Voltage-dependent processes in the electroneutral amino acid exchanger ASCT2

Abstract

Neutral amino acid exchange by the alanine serine cysteine transporter (ASCT)2 was reported to be electroneutral and coupled to the cotransport of one Na+ ion. The cotransported sodium ion carries positive charge. Therefore, it is possible that amino acid exchange is voltage dependent. However, little information is available on the electrical properties of the ASCT2 amino acid transport process. Here, we have used a combination of experimental and computational approaches to determine the details of the amino acid exchange mechanism of ASCT2. The [Na+] dependence of ASCT2-associated currents indicates that the Na+/amino acid stoichiometry is at least 2:1, with at least one sodium ion binding to the amino acid–free apo form of the transporter.
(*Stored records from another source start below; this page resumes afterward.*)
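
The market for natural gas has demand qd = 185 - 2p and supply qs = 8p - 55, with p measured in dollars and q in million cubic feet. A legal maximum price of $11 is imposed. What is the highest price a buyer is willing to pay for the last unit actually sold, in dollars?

76

Without the control the market clears where 185 - 2p = 8p - 55, i.e. p* = 24 and q* = 137.
Since 11 < 24, the ceiling is binding.
At p = 11: qd = 185 - 2·11 = 163 and qs = 8·11 - 55 = 33.
Only 33 units reach the market. On the demand curve, the marginal buyer's willingness to pay at q = 33 is (185 - 33)/2 = 76.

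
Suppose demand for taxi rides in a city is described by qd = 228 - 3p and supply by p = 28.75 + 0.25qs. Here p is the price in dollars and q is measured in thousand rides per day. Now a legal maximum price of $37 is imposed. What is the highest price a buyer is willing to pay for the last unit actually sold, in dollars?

Rearranging supply gives qs = 4p - 115. Without the control the market clears where 228 - 3p = 4p - 115, i.e. p* = 49 and q* = 81.
Because the ceiling (37) lies below the market-clearing price, it is binding.
At p = 37: qd = 228 - 3·37 = 117 and qs = 4·37 - 115 = 33.
Only 33 units reach the market. On the demand curve, the marginal buyer's willingness to pay at q = 33 is (228 - 33)/3 = 65.

65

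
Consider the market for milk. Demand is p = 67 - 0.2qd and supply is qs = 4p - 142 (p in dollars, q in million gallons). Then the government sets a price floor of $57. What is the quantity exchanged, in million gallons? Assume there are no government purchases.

50

Rearranging demand gives qd = 335 - 5p. Setting quantity demanded equal to quantity supplied, 335 - 5p = 4p - 142, gives p* = 53 and q* = 70.
Because the floor (57) lies above the market-clearing price, it is binding.
At p = 57: qd = 335 - 5·57 = 50 and qs = 4·57 - 142 = 86.
The quantity actually transacted is the short side, demand: 50.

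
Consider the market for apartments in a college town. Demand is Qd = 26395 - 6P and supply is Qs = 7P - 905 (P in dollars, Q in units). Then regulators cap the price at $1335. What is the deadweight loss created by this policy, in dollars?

Without the control the market clears where 26395 - 6P = 7P - 905, i.e. P* = 2100 and Q* = 13795.
Since 1335 < 2100, the ceiling is binding.
At P = 1335: Qd = 26395 - 6·1335 = 18385 and Qs = 7·1335 - 905 = 8440.
Quantity traded falls to 8440. At Q = 8440 the demand price is (26395 - 8440)/6 = 2992.5 and the supply price is (905 + 8440)/7 = 1335.
Deadweight loss = ½ · (2992.5 - 1335) · (13795 - 8440) = ½ · 1657.5 · 5355 = 4437956.25.

4437956.25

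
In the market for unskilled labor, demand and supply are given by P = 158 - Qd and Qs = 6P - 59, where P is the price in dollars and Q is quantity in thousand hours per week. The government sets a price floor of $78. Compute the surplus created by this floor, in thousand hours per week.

329

Rearranging demand gives Qd = 158 - P. Equilibrium: 158 - P = 6P - 59, so 217 = 7P and P* = 31, Q* = 127.
Because the floor (78) lies above the market-clearing price, it is binding.
At P = 78: Qd = 158 - 78 = 80 and Qs = 6·78 - 59 = 409.
Surplus = Qs - Qd = 409 - 80 = 329.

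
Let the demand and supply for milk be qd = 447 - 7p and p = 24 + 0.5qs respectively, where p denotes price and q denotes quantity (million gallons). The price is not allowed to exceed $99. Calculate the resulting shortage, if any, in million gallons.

Rearranging supply gives qs = 2p - 48. Equilibrium: 447 - 7p = 2p - 48, so 495 = 9p and p* = 55, q* = 62.
Since 99 is above p* = 55, the ceiling does not bind and the free-market outcome prevails.
Since the control does not bind, there is no shortage.

0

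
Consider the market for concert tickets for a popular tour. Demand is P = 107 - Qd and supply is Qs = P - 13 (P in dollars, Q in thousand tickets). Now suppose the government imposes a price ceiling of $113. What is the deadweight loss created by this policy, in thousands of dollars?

Rearranging demand gives Qd = 107 - P. In a free market, 107 - P = P - 13 gives the equilibrium P* = 60, Q* = 47.
Since 113 is above P* = 60, the ceiling does not bind and the free-market outcome prevails.
Since the control does not bind, no trades are prevented and deadweight loss is zero.

0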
When the substrate and two Na+ ions are bound, the valence of the transport domain is +0.81. Consistently, voltage steps applied to ASCT2 in the fully loaded configuration elicit transient currents that decay on a millisecond time scale. Alanine concentration jumps at the extracellular side of the membrane are followed by inwardly directed transient currents, indicative of translocation of net positive charge during exchange. Molecular dynamics simulations are consistent with these results and point to a sequential binding process in which one or two modulatory Na+ ions bind with high affinity to the empty transporter, followed by binding of the amino acid substrate and the subsequent binding of a final Na+ ion. Overall, our results are consistent with voltage-dependent amino acid exchange occurring on a millisecond time scale, the kinetics of which we predict with simulations. Despite some differences, transport mechanism and interaction with Na+ appear to be highly conserved between ASCT2 and the other members of the solute carrier 1 family, which transport acidic amino acids.